This article was first published in the April 2016 issue of WIRED magazine. Be the first to read WIRED's articles in print before they're posted online, and get your hands on loads of additional content by subscribing online.
A capsule containing cocoa-like powder is inserted into a Nespresso-style machine and a photograph of a chocolate soufflé is touched on an iPad screen. Forty seconds later, after a sequence of whirs and buzzes, the machine’s drawer is opened to reveal a steaming-hot, perfectly risen soufflé. Sure enough, beneath the soft airy sponge surface, the dessert features layers of moist cake and a rich liquid chocolate base. And the taste? Yum.
This is Genie, a food “replicator” being launched in 2016 initially via coffee shops, hotels and offices in Israel and Australia to allow preservative-and-stabiliser-free freeze-dried meals to be cooked anywhere that lacks a kitchen. The chef-designed cartridge meals, including couscous and vegetables, chicken with rice, and ramen, are made with only natural ingredients and have a shelf life of up to two years. What brings them back to life is the desktop cooker that uses three forms of heating, multiple motors, and up to four connected bottles of liquid, such as water, oil, milk and alcohol, whose proportions are customised for each dish.
“We were here with [behavioural economist] Dan Ariely and were hungry, and my co-founder Ayelet, who loves Star Trek, started laughing and said if only we had the replicator here, where you put a capsule in, push a button, and you have a meal,” Doron Marco, the founder of ten-person self-funded R&D company White Innovation, explains at its Rishpon headquarters, 15km north of Tel Aviv. “After an hour, she said, ‘Hm, we're an R&D team - we can do that.’”
After an early prototype turned cartridges into cakes at a Google X event, the company received so much interest that it established a machine-manufacturing plant at Karmiel, northern Israel, that is now producing “hundreds of units a day”, according to Ayelet Carasso, White Innovation’s CEO. “We already have 10,000 orders – with interest from hospitals, universities, even Nasa,” says Carasso, 39. “We just came back from a road trip in Australia, where there was interest from coffee shops, offices, motels. In Israel, we’re making soup, desserts, mac-and-cheese, banana bread, quinoa salad – and for Australia there will be extra dishes tailored for local tastes. Eventually we'll manufacture cartridges all over the world.”

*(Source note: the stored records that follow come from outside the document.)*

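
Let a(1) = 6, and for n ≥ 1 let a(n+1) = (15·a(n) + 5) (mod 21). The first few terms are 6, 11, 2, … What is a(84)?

8

a(1) = 6; a(2) = 11; a(3) = 2; a(4) = 14; a(5) = 5; a(6) = 17; a(7) = 8; a(8) = 20; a(9) = 11.
Since a(9) = a(2) = 11, the sequence is eventually periodic: after a pre-period of length 1 it cycles with period 7.
For n ≥ 2, a(n) depends only on (n - 2) mod 7. (84 - 2) mod 7 = 5, so a(84) = a(7) = 8.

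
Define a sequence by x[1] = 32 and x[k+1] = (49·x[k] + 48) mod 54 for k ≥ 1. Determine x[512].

50

Computing terms: x[1] = 32; x[2] = 50; x[3] = 14; x[4] = 32.
The sequence repeats with period 3.
So x[512] = x[1 + ((512-1) mod 3)] = x[2] = 50.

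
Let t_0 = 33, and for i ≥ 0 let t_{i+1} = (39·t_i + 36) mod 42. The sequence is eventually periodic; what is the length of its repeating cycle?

3

Computing terms: t_0 = 33,  t_1 = 21,  t_2 = 15,  t_3 = 33.
Since t_3 = t_0 = 33, the sequence is periodic with period 3.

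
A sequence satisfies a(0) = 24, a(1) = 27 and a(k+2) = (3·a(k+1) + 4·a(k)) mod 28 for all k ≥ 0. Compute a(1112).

9

a(0) = 24,  a(1) = 27,  a(2) = 9,  a(3) = 23,  a(4) = 21,  a(5) = 15,  a(6) = 17,  a(7) = 27,  a(8) = 9.
Since (a(7), a(8)) = (a(1), a(2)) = (27, 9) (two consecutive terms determine the rest), the sequence is eventually periodic: after a pre-period of length 1 it cycles with period 6.
For k ≥ 1, a(k) depends only on (k - 1) mod 6. (1112 - 1) mod 6 = 1, so a(1112) = a(2) = 9.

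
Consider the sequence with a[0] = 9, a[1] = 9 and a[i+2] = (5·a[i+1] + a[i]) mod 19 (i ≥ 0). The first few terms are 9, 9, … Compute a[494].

a[0] = 9; a[1] = 9; a[2] = 16; a[3] = 13; a[4] = 5; a[5] = 0; a[6] = 5; a[7] = 6; a[8] = 16; a[9] = 10; a[10] = 9; a[11] = 17; a[12] = 18; a[13] = 12; a[14] = 2; a[15] = 3; a[16] = 17; a[17] = 12; a[18] = 1; a[19] = 17; a[20] = 10; a[21] = 10; a[22] = 3; a[23] = 6; a[24] = 14; a[25] = 0; a[26] = 14; a[27] = 13; a[28] = 3; a[29] = 9; a[30] = 10; a[31] = 2; a[32] = 1; a[33] = 7; a[34] = 17; a[35] = 16; a[36] = 2; a[37] = 7; a[38] = 18; a[39] = 2; a[40] = 9; a[41] = 9.
Since (a[40], a[41]) = (a[0], a[1]) = (9, 9) (two consecutive terms determine the rest), the sequence is periodic with period 40.
So a[494] = a[0 + ((494-0) mod 40)] = a[14] = 2.

2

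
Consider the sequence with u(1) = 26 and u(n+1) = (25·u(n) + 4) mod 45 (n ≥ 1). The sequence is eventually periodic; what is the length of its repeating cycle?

u(1) = 26, u(2) = 24, u(3) = 19, u(4) = 29, u(5) = 9, u(6) = 4, u(7) = 14, u(8) = 39, u(9) = 34, u(10) = 44, u(11) = 24.
Since u(11) = u(2) = 24, the sequence is eventually periodic: after a pre-period of length 1 it cycles with period 9.

9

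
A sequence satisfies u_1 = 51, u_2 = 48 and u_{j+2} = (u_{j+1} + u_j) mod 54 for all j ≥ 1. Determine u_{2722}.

3

u_1 = 51, u_2 = 48, u_3 = 45, u_4 = 39, u_5 = 30, u_6 = 15, u_7 = 45, u_8 = 6, u_9 = 51, u_{10} = 3, u_{11} = 0, u_{12} = 3, u_{13} = 3, u_{14} = 6, u_{15} = 9, u_{16} = 15, u_{17} = 24, u_{18} = 39, u_{19} = 9, u_{20} = 48, u_{21} = 3, u_{22} = 51, u_{23} = 0, u_{24} = 51, u_{25} = 51, u_{26} = 48.
Since (u_{25}, u_{26}) = (u_1, u_2) = (51, 48) (two consecutive terms determine the rest), the sequence is periodic with period 24.
So u_{2722} = u_{1 + ((2722-1) mod 24)} = u_{10} = 3.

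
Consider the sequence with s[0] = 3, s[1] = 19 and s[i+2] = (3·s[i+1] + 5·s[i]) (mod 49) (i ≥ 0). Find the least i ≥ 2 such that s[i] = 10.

Listing terms: s[0] = 3; s[1] = 19; s[2] = 23; s[3] = 17; s[4] = 19; s[5] = 44; s[6] = 31; s[7] = 19; s[8] = 16; s[9] = 45; s[10] = 19; s[11] = 37; s[12] = 10; s[13] = 19; s[14] = 9; s[15] = 24; s[16] = 19; s[17] = 30; s[18] = 38; s[19] = 19; s[20] = 2; s[21] = 3; s[22] = 19.
Since (s[21], s[22]) = (s[0], s[1]) = (3, 19) (two consecutive terms determine the rest), the sequence is periodic with period 21.
The value 10 first appears (with i ≥ 2) at s[12].

12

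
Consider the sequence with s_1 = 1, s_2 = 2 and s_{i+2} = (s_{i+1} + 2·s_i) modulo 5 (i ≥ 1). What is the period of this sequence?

4

Computing terms: s_1 = 1; s_2 = 2; s_3 = 4; s_4 = 3; s_5 = 1; s_6 = 2.
Since (s_5, s_6) = (s_1, s_2) = (1, 2) (two consecutive terms determine the rest), the sequence is periodic with period 4.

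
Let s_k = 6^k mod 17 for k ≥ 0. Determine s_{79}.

Listing terms: s_0 = 1,  s_1 = 6,  s_2 = 2,  s_3 = 12,  s_4 = 4,  s_5 = 7,  s_6 = 8,  s_7 = 14,  s_8 = 16,  s_9 = 11,  s_{10} = 15,  s_{11} = 5,  s_{12} = 13,  s_{13} = 10,  s_{14} = 9,  s_{15} = 3,  s_{16} = 1.
Since s_{16} = s_0 = 1, the sequence is periodic with period 16.
(79 - 0) mod 16 = 15, so s_{79} = s_{15} = 3.

3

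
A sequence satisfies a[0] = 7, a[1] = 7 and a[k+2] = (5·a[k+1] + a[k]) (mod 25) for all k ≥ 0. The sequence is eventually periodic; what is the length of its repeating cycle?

10

Computing terms: a[0] = 7, a[1] = 7, a[2] = 17, a[3] = 17, a[4] = 2, a[5] = 2, a[6] = 12, a[7] = 12, a[8] = 22, a[9] = 22, a[10] = 7, a[11] = 7.
Since (a[10], a[11]) = (a[0], a[1]) = (7, 7) (two consecutive terms determine the rest), the sequence is periodic with period 10.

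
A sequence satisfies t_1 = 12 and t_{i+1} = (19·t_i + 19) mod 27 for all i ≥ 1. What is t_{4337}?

We have t_1 = 12, t_2 = 4, t_3 = 14, t_4 = 15, t_5 = 7, t_6 = 17, t_7 = 18, t_8 = 10, t_9 = 20, t_{10} = 21, t_{11} = 13, t_{12} = 23, t_{13} = 24, t_{14} = 16, t_{15} = 26, t_{16} = 0, t_{17} = 19, t_{18} = 2, t_{19} = 3, t_{20} = 22, t_{21} = 5, t_{22} = 6, t_{23} = 25, t_{24} = 8, t_{25} = 9, t_{26} = 1, t_{27} = 11, t_{28} = 12.
Since t_{28} = t_1 = 12, the sequence is periodic with period 27.
(4337 - 1) mod 27 = 16, so t_{4337} = t_{17} = 19.

19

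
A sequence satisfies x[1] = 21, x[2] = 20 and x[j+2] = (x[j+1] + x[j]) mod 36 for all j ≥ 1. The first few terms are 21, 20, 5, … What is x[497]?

6

x[1] = 21,  x[2] = 20,  x[3] = 5,  x[4] = 25,  x[5] = 30,  x[6] = 19,  x[7] = 13,  x[8] = 32,  x[9] = 9,  x[10] = 5,  x[11] = 14,  x[12] = 19,  x[13] = 33,  x[14] = 16,  x[15] = 13,  x[16] = 29,  x[17] = 6,  x[18] = 35,  x[19] = 5,  x[20] = 4,  x[21] = 9,  x[22] = 13,  x[23] = 22,  x[24] = 35,  x[25] = 21,  x[26] = 20.
The sequence repeats with period 24.
So x[497] = x[1 + ((497-1) mod 24)] = x[17] = 6.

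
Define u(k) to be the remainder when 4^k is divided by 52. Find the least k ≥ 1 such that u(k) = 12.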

“Our goal is to offer personalised food,” says serial inventor Marco, 47. “Everyone has their own microbiome that reacts to food differently. We're preparing a bracelet that shows if this food will be good for you personally.”
The ten-person self-funded company outsources manufacture: once industrial units have been rolled out, the company intends to market machines for the home. Food cartridges will be produced locally in each market: once a chef has designed a meal, a proprietary algorithm will determine how it should be freeze-dried and then reconstituted, Marco says. No preservatives or stabilisers are used.
Marco’s previous inventions include a catheter that delivers drugs to the heart (“It saved my daughter’s life”), as well as plastic screen displays. Carasso has a background in communications. They have patented the Genie’s workings, and say their mission goes beyond building a product business: “We want to change the way people eat,” Marco says. “Every coffee shop that doesn’t have a kitchen can become a restaurant.”
This, he says, is just the start. “We’re working on Genie 2, which will do extrusion and will make snacks. We're thinking big. We told the manufacturer we want a line that can produce 400 million capsules and a few million machines. It will amaze the world.”